HAL2001 was a Dutch hacker con held at the University of Twente, Enschede, Netherlands between August 10 to August 12, 2001. This site, which hosts one of Europe's major network operations centers, was unique in allowing the conference to have, at the time, the largest Internet uplink speeds of any conference: a fiber-optic connection in excess of 1 gigabit per second. The conference never fully utilized the bandwidth; maximum bandwidth use was approximately 200 Mbit/s.

The main political topic of the conference was the fight against the DMCA and similar anti-hacker legislation under way in Europe.

The name HAL was primarily derived from the film 2001: A Space Odyssey, in which HAL is the name of the ship's artificial intelligence. This name was backronymed Hackers At Large.

The conference was held primarily outdoors. Logistically speaking, the network structure was quite a feat, with approximately 15 km of category 5 cable for the ethernet backbones, as well as supplying power feeds for the tents' computers.

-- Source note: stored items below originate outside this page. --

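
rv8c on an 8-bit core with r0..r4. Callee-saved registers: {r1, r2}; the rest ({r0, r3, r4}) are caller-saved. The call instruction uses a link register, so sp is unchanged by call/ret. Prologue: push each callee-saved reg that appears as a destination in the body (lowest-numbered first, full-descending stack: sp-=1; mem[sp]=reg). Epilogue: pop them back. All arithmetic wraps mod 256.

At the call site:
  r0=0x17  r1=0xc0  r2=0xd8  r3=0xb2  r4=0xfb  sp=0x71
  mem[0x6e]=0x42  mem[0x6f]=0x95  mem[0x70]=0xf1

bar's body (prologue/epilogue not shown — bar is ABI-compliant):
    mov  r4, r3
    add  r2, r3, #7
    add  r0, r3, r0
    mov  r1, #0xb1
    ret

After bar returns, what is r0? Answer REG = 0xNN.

prologue: push r1 → mem[0x70]=0xc0, sp=0x70
prologue: push r2 → mem[0x6f]=0xd8, sp=0x6f
body[0] mov  r4, r3 → r4=0xb2
body[1] add  r2, r3, #7 → r2=0xb9
body[2] add  r0, r3, r0 → r0=0xc9
body[3] mov  r1, #0xb1 → r1=0xb1
epilogue: pop r2=0xd8, sp=0x70
epilogue: pop r1=0xc0, sp=0x71
r0 is caller-saved → body value

REG = 0xc9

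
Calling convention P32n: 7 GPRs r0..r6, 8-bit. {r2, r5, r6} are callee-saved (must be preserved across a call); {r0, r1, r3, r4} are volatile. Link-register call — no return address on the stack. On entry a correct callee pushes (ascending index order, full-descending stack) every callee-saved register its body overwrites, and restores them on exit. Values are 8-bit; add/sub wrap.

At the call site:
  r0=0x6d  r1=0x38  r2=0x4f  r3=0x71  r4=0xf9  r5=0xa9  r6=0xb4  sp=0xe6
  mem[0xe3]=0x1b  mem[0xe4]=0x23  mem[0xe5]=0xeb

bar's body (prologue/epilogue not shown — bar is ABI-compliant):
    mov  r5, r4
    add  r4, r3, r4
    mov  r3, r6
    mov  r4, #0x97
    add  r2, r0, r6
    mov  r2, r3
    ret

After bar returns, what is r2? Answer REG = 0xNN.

prologue: push r2 → mem[0xe5]=0x4f, sp=0xe5
prologue: push r5 → mem[0xe4]=0xa9, sp=0xe4
body[0] mov  r5, r4 → r5=0xf9
body[1] add  r4, r3, r4 → r4=0x6a
body[2] mov  r3, r6 → r3=0xb4
body[3] mov  r4, #0x97 → r4=0x97
body[4] add  r2, r0, r6 → r2=0x21
body[5] mov  r2, r3 → r2=0xb4
epilogue: pop r5=0xa9, sp=0xe5
epilogue: pop r2=0x4f, sp=0xe6
r2 is callee-saved → restored

REG = 0x4f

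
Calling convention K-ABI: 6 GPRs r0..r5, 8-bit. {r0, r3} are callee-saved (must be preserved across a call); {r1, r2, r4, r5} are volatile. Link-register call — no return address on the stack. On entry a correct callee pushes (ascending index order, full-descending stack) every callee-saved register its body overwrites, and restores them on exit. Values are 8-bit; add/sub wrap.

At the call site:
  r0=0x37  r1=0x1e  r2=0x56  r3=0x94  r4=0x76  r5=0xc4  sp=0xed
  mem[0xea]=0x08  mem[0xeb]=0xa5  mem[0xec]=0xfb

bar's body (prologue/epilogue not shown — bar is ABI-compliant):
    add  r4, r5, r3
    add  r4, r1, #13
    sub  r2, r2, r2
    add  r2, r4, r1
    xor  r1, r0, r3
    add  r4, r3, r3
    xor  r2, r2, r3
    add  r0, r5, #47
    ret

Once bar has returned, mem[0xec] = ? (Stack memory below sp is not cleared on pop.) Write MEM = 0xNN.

MEM = 0x37

prologue: push r0 → mem[0xec]=0x37, sp=0xec
body[0] add  r4, r5, r3 → r4=0x58
body[1] add  r4, r1, #13 → r4=0x2b
body[2] sub  r2, r2, r2 → r2=0x00
body[3] add  r2, r4, r1 → r2=0x49
body[4] xor  r1, r0, r3 → r1=0xa3
body[5] add  r4, r3, r3 → r4=0x28
body[6] xor  r2, r2, r3 → r2=0xdd
body[7] add  r0, r5, #47 → r0=0xf3
epilogue: pop r0=0x37, sp=0xed
prologue pushed ['r0'] at ['0xec']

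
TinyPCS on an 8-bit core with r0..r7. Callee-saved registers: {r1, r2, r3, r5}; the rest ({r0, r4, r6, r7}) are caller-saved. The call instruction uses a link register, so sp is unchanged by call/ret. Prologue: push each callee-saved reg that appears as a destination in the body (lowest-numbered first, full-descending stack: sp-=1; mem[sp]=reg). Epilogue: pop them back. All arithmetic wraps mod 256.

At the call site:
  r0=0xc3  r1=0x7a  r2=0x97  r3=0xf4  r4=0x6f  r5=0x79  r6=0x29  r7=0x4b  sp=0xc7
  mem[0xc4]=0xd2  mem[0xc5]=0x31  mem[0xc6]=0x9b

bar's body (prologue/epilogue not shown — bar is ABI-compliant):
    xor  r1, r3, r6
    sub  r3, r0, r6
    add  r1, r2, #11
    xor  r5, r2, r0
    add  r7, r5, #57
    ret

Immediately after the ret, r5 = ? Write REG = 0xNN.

prologue: push r1 -> mem[0xc6]=0x7a, sp=0xc6
prologue: push r3 -> mem[0xc5]=0xf4, sp=0xc5
prologue: push r5 -> mem[0xc4]=0x79, sp=0xc4
body[0] xor  r1, r3, r6 -> r1=0xdd
body[1] sub  r3, r0, r6 -> r3=0x9a
body[2] add  r1, r2, #11 -> r1=0xa2
body[3] xor  r5, r2, r0 -> r5=0x54
body[4] add  r7, r5, #57 -> r7=0x8d
epilogue: pop r5=0x79, sp=0xc5
epilogue: pop r3=0xf4, sp=0xc6
epilogue: pop r1=0x7a, sp=0xc7
r5 is callee-saved -> restored

REG = 0x79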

There was a technology-free zone, The Solaris Sl@ckers S@lon, named for the 1972 film by Andrei Tarkovsky, which is often thought to be the Russian answer to 2001: A Space Odyssey. The only technology permitted in the place was a television, a DVD player running the movie, and a Turkish (electric) samovar for brewing tea. A fishtank was set aside for drowning mobile phones which rang in the tent (it remained empty).

This conference was run by Stichting HAL2001, a not-for-profit organization. Attendance was 2900.